Influenza is a global health problem that affects 3-5m people a year and causes fatalities among the very old, the very young, and those with existing medical conditions. The virus spreads through contact. When we look at people’s social networks, an inter-connected web emerges that can help disease spread.
People are also influenced by the others around them and imitation in a social network can lead to groups of people all acting in a similar way. While this behaviour has positive effects such as creating social bonds, in some cases it can have negative implications. If a group all choose not to vaccinate, for example, it not only puts these people at a greater risk of disease as it can quickly spread through their social cluster but also perpetuates illness in the general population.
Failing to take up vaccination is often levelled at so-called “antivaxers” but some obvious candidates also fail to get their jabs. Healthcare workers are especially at risk of illness and it’s important to keep these staff on the frontline in the event of an epidemic. But only half of these are vaccinated against flu despite the government wanting three quarters of NHS staff to be protected. So why aren’t even healthcare workers – who are surely more aware of the benefits of vaccination than most – persuaded of the benefits of the flu jab?
As medical students will one day be the NHS staff required to deal with any flu epidemic, we decided to look for patterns in the influenza vaccination of medical students at Lancaster Medical School and the effects of this on influenza outbreaks, which we published in The Lancet.
Tapping into the network
We collected social network data by asking 253 students in our medical school to rate the strength of their relationship with all the other students. These ratings ranged from not recognising names, to living, having or socialising with other named people on a regular basis. We also asked the students about their vaccination habits.

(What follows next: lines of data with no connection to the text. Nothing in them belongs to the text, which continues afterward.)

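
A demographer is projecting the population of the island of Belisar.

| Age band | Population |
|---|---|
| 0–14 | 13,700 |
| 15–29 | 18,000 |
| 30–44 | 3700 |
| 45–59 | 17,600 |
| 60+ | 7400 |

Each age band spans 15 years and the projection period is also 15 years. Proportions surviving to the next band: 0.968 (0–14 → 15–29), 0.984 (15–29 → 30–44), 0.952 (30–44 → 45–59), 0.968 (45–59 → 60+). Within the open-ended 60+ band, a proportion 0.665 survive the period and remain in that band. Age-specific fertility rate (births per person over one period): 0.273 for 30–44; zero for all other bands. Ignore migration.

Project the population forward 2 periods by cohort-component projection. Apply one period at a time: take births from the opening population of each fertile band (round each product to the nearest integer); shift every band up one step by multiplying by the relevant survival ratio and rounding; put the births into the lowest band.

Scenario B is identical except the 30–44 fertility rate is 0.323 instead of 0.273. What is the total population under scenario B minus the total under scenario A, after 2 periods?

Period 1:
Births: 3700 × 0.273 = 1010
15–29: 13700 × 0.968 = 13262
30–44: 18000 × 0.984 = 17712
45–59: 3700 × 0.952 = 3522
60+: 17600 × 0.968 + 7400 × 0.665 = 17037 + 4921 = 21958
Giving 1010 / 13262 / 17712 / 3522 / 21958.
Period 2:
Births: 17712 × 0.273 = 4835
15–29: 1010 × 0.968 = 978
30–44: 13262 × 0.984 = 13050
45–59: 17712 × 0.952 = 16862
60+: 3522 × 0.968 + 21958 × 0.665 = 3409 + 14602 = 18011
Giving 4835 / 978 / 13050 / 16862 / 18011.
Scenario A total after 2 periods: 53736
Scenario B projection —
Period 1:
Births: 3700 × 0.323 = 1195
15–29: 13700 × 0.968 = 13262
30–44: 18000 × 0.984 = 17712
45–59: 3700 × 0.952 = 3522
60+: 17600 × 0.968 + 7400 × 0.665 = 17037 + 4921 = 21958
Giving 1195 / 13262 / 17712 / 3522 / 21958.
Period 2:
Births: 17712 × 0.323 = 5721
15–29: 1195 × 0.968 = 1157
30–44: 13262 × 0.984 = 13050
45–59: 17712 × 0.952 = 16862
60+: 3522 × 0.968 + 21958 × 0.665 = 3409 + 14602 = 18011
Giving 5721 / 1157 / 13050 / 16862 / 18011.
Scenario B total after 2 periods: 54801
Difference B − A = 54801 − 53736 = 1065

1065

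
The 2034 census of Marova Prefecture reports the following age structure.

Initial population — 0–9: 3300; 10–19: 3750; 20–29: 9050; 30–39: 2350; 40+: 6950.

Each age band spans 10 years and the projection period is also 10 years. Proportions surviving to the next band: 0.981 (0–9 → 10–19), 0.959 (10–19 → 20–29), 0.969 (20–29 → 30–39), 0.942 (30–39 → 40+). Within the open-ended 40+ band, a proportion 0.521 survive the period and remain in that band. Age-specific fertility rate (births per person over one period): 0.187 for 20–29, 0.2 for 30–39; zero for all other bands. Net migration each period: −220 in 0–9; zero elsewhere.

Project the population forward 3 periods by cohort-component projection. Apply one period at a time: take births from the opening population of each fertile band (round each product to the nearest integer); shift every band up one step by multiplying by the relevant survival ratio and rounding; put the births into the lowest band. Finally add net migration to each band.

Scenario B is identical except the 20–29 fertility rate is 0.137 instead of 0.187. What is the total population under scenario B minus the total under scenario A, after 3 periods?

After projecting period 1:
Births: 9050 × 0.187 = 1692, 2350 × 0.2 = 470 → total 2162
10–19: 3300 × 0.981 = 3237
20–29: 3750 × 0.959 = 3596
30–39: 9050 × 0.969 = 8769
40+: 2350 × 0.942 + 6950 × 0.521 = 2214 + 3621 = 5835
Net migration: 0–9 − 220 → 1942
Giving 1942 / 3237 / 3596 / 8769 / 5835.
After projecting period 2:
Births: 3596 × 0.187 = 672, 8769 × 0.2 = 1754 → total 2426
10–19: 1942 × 0.981 = 1905
20–29: 3237 × 0.959 = 3104
30–39: 3596 × 0.969 = 3485
40+: 8769 × 0.942 + 5835 × 0.521 = 8260 + 3040 = 11300
Net migration: 0–9 − 220 → 2206
Giving 2206 / 1905 / 3104 / 3485 / 11300.
After projecting period 3:
Births: 3104 × 0.187 = 580, 3485 × 0.2 = 697 → total 1277
10–19: 2206 × 0.981 = 2164
20–29: 1905 × 0.959 = 1827
30–39: 3104 × 0.969 = 3008
40+: 3485 × 0.942 + 11300 × 0.521 = 3283 + 5887 = 9170
Net migration: 0–9 − 220 → 1057
Giving 1057 / 2164 / 1827 / 3008 / 9170.
Scenario A total after 3 periods: 17226
Scenario B projection —
After projecting period 1:
Births: 9050 × 0.137 = 1240, 2350 × 0.2 = 470 → total 1710
10–19: 3300 × 0.981 = 3237
20–29: 3750 × 0.959 = 3596
30–39: 9050 × 0.969 = 8769
40+: 2350 × 0.942 + 6950 × 0.521 = 2214 + 3621 = 5835
Net migration: 0–9 − 220 → 1490
Giving 1490 / 3237 / 3596 / 8769 / 5835.
After projecting period 2:
Births: 3596 × 0.137 = 493, 8769 × 0.2 = 1754 → total 2247
10–19: 1490 × 0.981 = 1462
20–29: 3237 × 0.959 = 3104
30–39: 3596 × 0.969 = 3485
40+: 8769 × 0.942 + 5835 × 0.521 = 8260 + 3040 = 11300
Net migration: 0–9 − 220 → 2027
Giving 2027 / 1462 / 3104 / 3485 / 11300.
After projecting period 3:
Births: 3104 × 0.137 = 425, 3485 × 0.2 = 697 → total 1122
10–19: 2027 × 0.981 = 1988
20–29: 1462 × 0.959 = 1402
30–39: 3104 × 0.969 = 3008
40+: 3485 × 0.942 + 11300 × 0.521 = 3283 + 5887 = 9170
Net migration: 0–9 − 220 → 902
Giving 902 / 1988 / 1402 / 3008 / 9170.
Scenario B total after 3 periods: 16470
Difference B − A = 16470 − 17226 = -756

-756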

We used the data to test whether vaccinated students were more likely to spend time with other vaccinated students – even if they didn’t realise they were doing so. We found that students did not show signs of clustering according to their vaccination status. Students were randomly mixed regardless of their seasonal influenza vaccination status. This is beneficial because it would provide a natural defence against the spread in infection by breaking up transmission pathways. For example, a 2008 measles outbreak in San Diego, US, in a highly vaccinated population was attributed to the intentional non-vaccination of clusters of individuals.
Using the data we developed a model to simulate the spread of influenza through the medical student social network. We used this model to assess the effects of preferentially vaccinating according to the social network analysis data.
In network analysis there are multiple ways of measuring well-connected individuals. We wanted to test whether vaccinating the most well-connected students would reduce the spread of influenza in our network. We also wanted to know which measure of connectivity was the best for doing this.
We used our model to simulate the spread of influenza in the network under the following conditions: when 20 extra students were vaccinated but we selected these at random; when 20 extra students were vaccinated that had a high degree of connections to the most other students; and when 20 extra “gatekeeper” students were vaccinated (located between many groups of students).
After running our simulation model 1,500 times for each test we discovered that vaccinating the most connected students was much better than randomly vaccinating students. So we suggest that vaccination strategies should be targeted – and we hope to develop tools to do this.